Let’s look at a program to understand all this with examples.

public class NumberSystemDemo
    public void demoNumberSystems() {
        int decimalNumber = 2020;
        System.out.println("Value of decimalNumber is " 
        + decimalNumber);
        //Octal representation of 2020
        int octalNumber = 03744;
        System.out.println("Decimal Value of octalNumber is " + octalNumber);
        //Hexadecimal representation of 2020
        int hexadecimalNumber = 0x7e4; 
        System.out.println("Decimal Value of hexadecimalNumber is " + hexadecimalNumber);
        //Binary representation of 2020
        int binaryNumber = 0b011111100100; 
        System.out.println("Decimal Value of binaryNumber is " + binaryNumber);
BlueJ output of program demonstrating Integer literals in Java

First, we declare an integer variable decimalNumber and assign it the value 2020 in base 10 and then print it. Nothing new here, we have been doing this since the beginning of this course.

Next, we declare an int variable octalNumber. Octal equivalent of decimal number 2020 is 3744. We assign this octal value to the variable octalNumber. Notice, the leading 0 before 3744. This tells Java that this integer literal is in base 8 or Octal form. We print the value of octalNumber variable in decimal form which comes out to 2020.

After that, we declare an int variable hexadecimalNumber. Hexadecimal equivalent of decimal number 2020 is 7e4. We assign this hexadecimal value to the variable hexadecimalNumber. Notice, the leading 0x before 7e4. This tells Java that this integer literal is in base 16 or hexadecimal form.

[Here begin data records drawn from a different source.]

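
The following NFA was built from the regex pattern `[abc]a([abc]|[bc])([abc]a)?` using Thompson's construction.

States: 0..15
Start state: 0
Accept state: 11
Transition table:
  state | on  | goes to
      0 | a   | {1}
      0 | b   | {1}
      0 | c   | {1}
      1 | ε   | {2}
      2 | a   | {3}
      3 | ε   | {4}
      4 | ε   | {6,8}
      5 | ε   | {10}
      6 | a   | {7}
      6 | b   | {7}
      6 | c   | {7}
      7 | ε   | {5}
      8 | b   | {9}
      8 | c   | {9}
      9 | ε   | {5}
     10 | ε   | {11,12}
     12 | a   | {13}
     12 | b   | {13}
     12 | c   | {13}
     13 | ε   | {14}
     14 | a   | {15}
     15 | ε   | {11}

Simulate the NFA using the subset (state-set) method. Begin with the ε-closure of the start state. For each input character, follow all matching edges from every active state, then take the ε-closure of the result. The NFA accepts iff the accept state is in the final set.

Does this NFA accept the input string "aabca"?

start: ε-closure({0}) = {0}
'a' @ 1: {1,2}
'a' @ 2: {3,4,6,8}
'b' @ 3: {5,7,9,10,11,12}  ✓accept
'c' @ 4: {13,14}
'a' @ 5: {11,15}  ✓accept
final: {11,15}; accept 11 in set

Answer: ACCEPT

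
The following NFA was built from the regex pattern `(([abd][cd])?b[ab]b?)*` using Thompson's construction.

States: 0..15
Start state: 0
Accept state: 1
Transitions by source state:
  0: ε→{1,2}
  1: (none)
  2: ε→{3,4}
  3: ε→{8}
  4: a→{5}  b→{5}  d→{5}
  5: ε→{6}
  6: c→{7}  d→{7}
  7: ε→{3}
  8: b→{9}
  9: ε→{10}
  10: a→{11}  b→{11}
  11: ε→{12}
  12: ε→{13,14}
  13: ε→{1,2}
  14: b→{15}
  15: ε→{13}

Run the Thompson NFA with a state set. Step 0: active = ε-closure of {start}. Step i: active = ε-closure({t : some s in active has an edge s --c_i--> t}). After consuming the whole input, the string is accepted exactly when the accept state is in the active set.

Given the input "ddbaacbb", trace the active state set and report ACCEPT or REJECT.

start: ε-closure({0}) = {0,1,2,3,4,8}
'd' @ 1: {5,6}
'd' @ 2: {3,7,8}
'b' @ 3: {9,10}
'a' @ 4: {1,2,3,4,8,11,12,13,14}  [accepting]
'a' @ 5: {5,6}
'c' @ 6: {3,7,8}
'b' @ 7: {9,10}
'b' @ 8: {1,2,3,4,8,11,12,13,14}  [accepting]
final: {1,2,3,4,8,11,12,13,14}; accept 1 in set

Answer: ACCEPT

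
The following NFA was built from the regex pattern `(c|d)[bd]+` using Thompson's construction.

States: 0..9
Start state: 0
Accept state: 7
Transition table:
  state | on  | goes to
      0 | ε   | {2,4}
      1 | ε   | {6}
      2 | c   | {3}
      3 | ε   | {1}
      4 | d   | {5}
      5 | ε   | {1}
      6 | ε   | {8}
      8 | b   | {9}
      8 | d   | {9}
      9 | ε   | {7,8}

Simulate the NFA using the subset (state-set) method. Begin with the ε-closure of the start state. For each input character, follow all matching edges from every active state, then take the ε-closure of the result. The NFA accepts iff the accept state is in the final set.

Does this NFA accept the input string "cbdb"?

S₀ = ε-closure({0}) = {0,2,4}
'c' @ 1: {1,3,6,8}
'b' @ 2: {7,8,9}  (accept∈set)
'd' @ 3: {7,8,9}  (accept∈set)
'b' @ 4: {7,8,9}  (accept∈set)
end set {7,8,9} — state 7 in

Answer: ACCEPT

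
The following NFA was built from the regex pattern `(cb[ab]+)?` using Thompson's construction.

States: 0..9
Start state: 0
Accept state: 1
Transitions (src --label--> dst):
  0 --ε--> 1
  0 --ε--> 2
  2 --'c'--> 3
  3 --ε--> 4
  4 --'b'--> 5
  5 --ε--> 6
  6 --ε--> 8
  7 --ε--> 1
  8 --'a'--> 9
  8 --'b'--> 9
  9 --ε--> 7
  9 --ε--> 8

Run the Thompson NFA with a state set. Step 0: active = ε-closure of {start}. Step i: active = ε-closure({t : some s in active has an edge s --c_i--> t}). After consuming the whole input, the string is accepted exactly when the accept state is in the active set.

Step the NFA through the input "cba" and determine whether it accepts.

initial (ε-close {0}): {0,1,2}
'c' @ 1: {3,4}
'b' @ 2: {5,6,8}
'a' @ 3: {1,7,8,9}  (accept∈set)
final: {1,7,8,9}; accept 1 in set

Answer: ACCEPT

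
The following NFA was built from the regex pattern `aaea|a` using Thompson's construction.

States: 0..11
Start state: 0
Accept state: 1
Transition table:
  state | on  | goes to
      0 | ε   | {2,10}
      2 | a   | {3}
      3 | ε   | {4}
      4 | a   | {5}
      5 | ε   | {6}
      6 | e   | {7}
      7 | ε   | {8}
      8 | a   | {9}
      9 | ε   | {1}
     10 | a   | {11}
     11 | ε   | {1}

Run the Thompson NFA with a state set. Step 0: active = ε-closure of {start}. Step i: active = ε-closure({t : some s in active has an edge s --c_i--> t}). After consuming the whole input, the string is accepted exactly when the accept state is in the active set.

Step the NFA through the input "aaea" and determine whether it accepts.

Answer: ACCEPT

Trace:
start: ε-closure({0}) = {0,2,10}
'a' @ 1: {1,3,4,11}  ✓accept
'a' @ 2: {5,6}
'e' @ 3: {7,8}
'a' @ 4: {1,9}  ✓accept
final: {1,9}; accept 1 in set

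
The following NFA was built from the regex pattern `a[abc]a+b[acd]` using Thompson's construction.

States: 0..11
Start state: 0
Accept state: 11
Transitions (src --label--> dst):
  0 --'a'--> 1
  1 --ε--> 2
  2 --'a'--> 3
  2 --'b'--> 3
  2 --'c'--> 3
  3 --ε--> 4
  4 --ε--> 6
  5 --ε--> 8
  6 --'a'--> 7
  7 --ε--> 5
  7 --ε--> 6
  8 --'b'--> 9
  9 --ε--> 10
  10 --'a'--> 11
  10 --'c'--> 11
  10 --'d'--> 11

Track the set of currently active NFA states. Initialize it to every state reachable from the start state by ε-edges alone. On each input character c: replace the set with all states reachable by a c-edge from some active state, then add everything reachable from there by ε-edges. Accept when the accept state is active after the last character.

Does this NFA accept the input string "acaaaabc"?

initial (ε-close {0}): {0}
'a' @ 1: {1,2}
'c' @ 2: {3,4,6}
'a' @ 3: {5,6,7,8}
'a' @ 4: {5,6,7,8}
'a' @ 5: {5,6,7,8}
'a' @ 6: {5,6,7,8}
'b' @ 7: {9,10}
'c' @ 8: {11}  (accept∈set)
final: {11}; accept 11 in set

Answer: ACCEPT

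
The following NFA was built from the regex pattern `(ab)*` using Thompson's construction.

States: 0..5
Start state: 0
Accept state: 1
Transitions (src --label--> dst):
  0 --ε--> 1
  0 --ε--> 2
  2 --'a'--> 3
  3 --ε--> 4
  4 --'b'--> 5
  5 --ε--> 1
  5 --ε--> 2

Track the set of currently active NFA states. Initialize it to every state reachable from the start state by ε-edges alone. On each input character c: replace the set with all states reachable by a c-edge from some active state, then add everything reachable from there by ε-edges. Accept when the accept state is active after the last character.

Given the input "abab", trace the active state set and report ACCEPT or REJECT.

S₀ = ε-closure({0}) = {0,1,2}
'a' @ 1: {3,4}
'b' @ 2: {1,2,5}  (accept∈set)
'a' @ 3: {3,4}
'b' @ 4: {1,2,5}  (accept∈set)
final: {1,2,5}; accept 1 in set

Answer: ACCEPT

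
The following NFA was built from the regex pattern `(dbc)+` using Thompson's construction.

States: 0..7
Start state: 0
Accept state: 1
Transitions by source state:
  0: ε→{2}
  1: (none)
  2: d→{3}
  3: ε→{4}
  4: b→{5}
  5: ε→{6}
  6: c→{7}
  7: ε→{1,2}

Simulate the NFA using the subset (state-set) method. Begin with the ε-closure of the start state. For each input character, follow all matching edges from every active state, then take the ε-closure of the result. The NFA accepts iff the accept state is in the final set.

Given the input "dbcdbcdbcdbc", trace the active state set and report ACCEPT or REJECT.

start: ε-closure({0}) = {0,2}
'd' @ 1: {3,4}
'b' @ 2: {5,6}
'c' @ 3: {1,2,7}  [accepting]
'd' @ 4: {3,4}
'b' @ 5: {5,6}
'c' @ 6: {1,2,7}  [accepting]
'd' @ 7: {3,4}
'b' @ 8: {5,6}
'c' @ 9: {1,2,7}  [accepting]
'd' @ 10: {3,4}
'b' @ 11: {5,6}
'c' @ 12: {1,2,7}  [accepting]
after full input: {1,2,7}  (accept=1 in)

Answer: ACCEPT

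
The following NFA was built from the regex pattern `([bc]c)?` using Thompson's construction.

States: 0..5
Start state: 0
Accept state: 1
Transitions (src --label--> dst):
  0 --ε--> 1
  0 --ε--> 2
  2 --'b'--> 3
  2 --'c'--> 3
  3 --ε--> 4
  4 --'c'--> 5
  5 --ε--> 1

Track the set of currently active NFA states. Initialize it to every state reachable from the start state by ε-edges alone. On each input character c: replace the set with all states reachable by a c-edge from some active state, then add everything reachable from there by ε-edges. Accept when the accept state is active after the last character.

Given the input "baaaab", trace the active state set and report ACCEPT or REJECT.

initial (ε-close {0}): {0,1,2}
'b' @ 1: {3,4}
'a' @ 2: {}  — state set empty
rest 'aaab' ignored (set empty)
end set {} — state 1 not in

Answer: REJECT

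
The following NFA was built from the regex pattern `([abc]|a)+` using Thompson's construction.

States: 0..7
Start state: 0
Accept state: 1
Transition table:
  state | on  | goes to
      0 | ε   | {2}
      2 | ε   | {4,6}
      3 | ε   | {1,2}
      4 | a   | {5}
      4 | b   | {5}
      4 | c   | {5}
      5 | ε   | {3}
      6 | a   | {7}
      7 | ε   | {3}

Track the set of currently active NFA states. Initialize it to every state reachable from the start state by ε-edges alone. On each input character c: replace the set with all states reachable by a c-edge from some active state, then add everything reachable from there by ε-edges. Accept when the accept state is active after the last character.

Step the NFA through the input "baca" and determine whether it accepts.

start: ε-closure({0}) = {0,2,4,6}
'b' @ 1: {1,2,3,4,5,6}  ✓accept
'a' @ 2: {1,2,3,4,5,6,7}  ✓accept
'c' @ 3: {1,2,3,4,5,6}  ✓accept
'a' @ 4: {1,2,3,4,5,6,7}  ✓accept
final: {1,2,3,4,5,6,7}; accept 1 in set

Answer: ACCEPT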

The println statement prints hexadecimalNumber variable in decimal form which comes out to 2020.

Next, we declare an int variable binaryNumber and to it we assign the binary equivalent of decimal number 2020. We prefix the integer literal with 0b which tells Java to treat it as a binary number not a decimal number. We then print the value of variable binaryNumber in decimal form which comes out to 2020.

This should give you a good idea of how to use different number systems in Java.

Underscores in Integer Literal

One interesting thing about integer literals is that you can embed one or more underscores in an integer literal. It will still be a valid literal, the underscores will be discarded at compile time. Underscores can come only in between the digits of the literal, they cannot come at the start or end of the literal. This is useful to improve the readability of the literal.

When we are writing currency amount, we use commas to separate the hundreds place, thousands place, etc. If you have to write an amount of ninety lakh forty-five thousand three hundred and sixty you will write it like this — 90,45,360. In Java, you cannot use commas in your integer literal. Instead you can use underscores and write it like this — 90_45_360. It will be a valid integer literal.

Let’s look at a BlueJ program to see this in action:

public class UnderscoreDemo
    public void demoUnderscore() {
        int amount = 90_____45_____360;
        System.out.println("Value of amount is " + amount);
BlueJ output of Java program demonstrating usage of underscores in integer literals

You can add any number of underscores between the digits of an integer literal. All of them will be discarded and the integer literal will be printed without the underscores. So this is how you can use underscores to improve readability of your integer literals.